Each day, the Clothesline Project will be set up in the plaza. You can stop by to find information on OASIS and gender violence at the table. You can also choose to share your #MeToo story on a t-shirt, which will be hung in the plaza as a visual symbol to promote awareness.
“[The t-shirts are] very moving because it’s all ETSU students and staff who fill them out,” said OASIS coordinator Kate Emmerich.
On Tuesday from 7-9 p.m., the Sexuality and Gender Alliance and the Gender Equality Movement will host a Take Back the Night candlelight vigil and march. Gather in the plaza at 6:30 p.m. for sign making, then participate in a march around campus followed by story sharing and a reception.

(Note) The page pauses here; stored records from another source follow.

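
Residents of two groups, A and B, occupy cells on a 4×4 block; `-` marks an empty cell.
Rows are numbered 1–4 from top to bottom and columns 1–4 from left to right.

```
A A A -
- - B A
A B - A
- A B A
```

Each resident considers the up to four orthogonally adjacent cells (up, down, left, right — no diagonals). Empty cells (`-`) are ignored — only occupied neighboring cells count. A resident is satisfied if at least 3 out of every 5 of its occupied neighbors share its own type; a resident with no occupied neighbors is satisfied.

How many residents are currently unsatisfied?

Row 1: (1,1)A 1/1 ok · (1,2)A 2/2 ok · (1,3)A 1/2 unhappy
Row 2: (2,3)B 0/2 unhappy · (2,4)A 1/2 unhappy
Row 3: (3,1)A 0/1 unhappy · (3,2)B 0/2 unhappy · (3,4)A 2/2 ok
Row 4: (4,2)A 0/2 unhappy · (4,3)B 0/2 unhappy · (4,4)A 1/2 unhappy
Unsatisfied: (1,3), (2,3), (2,4), (3,1), (3,2), (4,2), (4,3), (4,4) — 8 in total.

8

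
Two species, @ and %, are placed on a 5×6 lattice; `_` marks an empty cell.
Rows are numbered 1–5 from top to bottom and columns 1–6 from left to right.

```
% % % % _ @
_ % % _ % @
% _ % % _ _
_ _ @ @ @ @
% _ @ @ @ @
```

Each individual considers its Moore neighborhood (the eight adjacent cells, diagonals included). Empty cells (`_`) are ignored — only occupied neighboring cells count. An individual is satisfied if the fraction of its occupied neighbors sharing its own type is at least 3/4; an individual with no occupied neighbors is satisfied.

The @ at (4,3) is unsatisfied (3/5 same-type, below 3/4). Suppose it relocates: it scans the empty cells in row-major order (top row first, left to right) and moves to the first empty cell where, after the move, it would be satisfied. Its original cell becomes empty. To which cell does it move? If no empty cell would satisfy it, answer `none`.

Vacating (4,3). Empty cells in order:
  (1,5): 2/4 same-type → still unsatisfied.
  (2,1): 0/4 same-type → still unsatisfied.
  (2,4): 0/6 same-type → still unsatisfied.
  (3,2): 0/4 same-type → still unsatisfied.
  (3,5): 4/6 same-type → still unsatisfied.
  (3,6): 3/4 same-type → satisfied — stop here.

(3,6)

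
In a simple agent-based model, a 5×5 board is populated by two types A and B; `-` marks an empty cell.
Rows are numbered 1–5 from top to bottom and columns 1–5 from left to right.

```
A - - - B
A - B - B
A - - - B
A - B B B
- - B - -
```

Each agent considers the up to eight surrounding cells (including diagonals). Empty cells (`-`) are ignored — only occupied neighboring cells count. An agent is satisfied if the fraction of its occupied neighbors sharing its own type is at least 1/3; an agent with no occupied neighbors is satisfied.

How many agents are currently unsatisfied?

Row 1: (1,1)A 1/1 ✓ · (1,5)B 1/1 ✓
Row 2: (2,1)A 2/2 ✓ · (2,3)B 0/0 ✓ · (2,5)B 2/2 ✓
Row 3: (3,1)A 2/2 ✓ · (3,5)B 3/3 ✓
Row 4: (4,1)A 1/1 ✓ · (4,3)B 2/2 ✓ · (4,4)B 4/4 ✓ · (4,5)B 2/2 ✓
Row 5: (5,3)B 2/2 ✓
Every one meets the threshold.

0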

The week’s capstone event, Walk a Mile in Her Shoes: the International Men’s March to Stop Rape, Sexual Assault and Gender Violence, will be held Thursday, April 12 from 5-8 p.m. This event, which requires a $5 registration fee, asks men to literally step into a woman’s heels and walk a mile.
“The whole idea is that in a very small, visual way we want the people participating and watching to gain a representative understanding of the pain girls and women experience just by virtue of being girls and women in our culture,” Emmerich said.
You can rent a pair of shoes for $5 or bring your own. There will be a demonstration on how to walk in heels properly, then the mile-long march across campus begins. This and the other events are about more than just promoting awareness of sexual violence, but affecting lasting change in our community.
“The reality is it’s so much more complicated than that and it involves us on an individual level so much more than that,” Emmerich said. “My hope is through hearing what I’m saying and then having that physical experience, that changes a person even just a little bit.”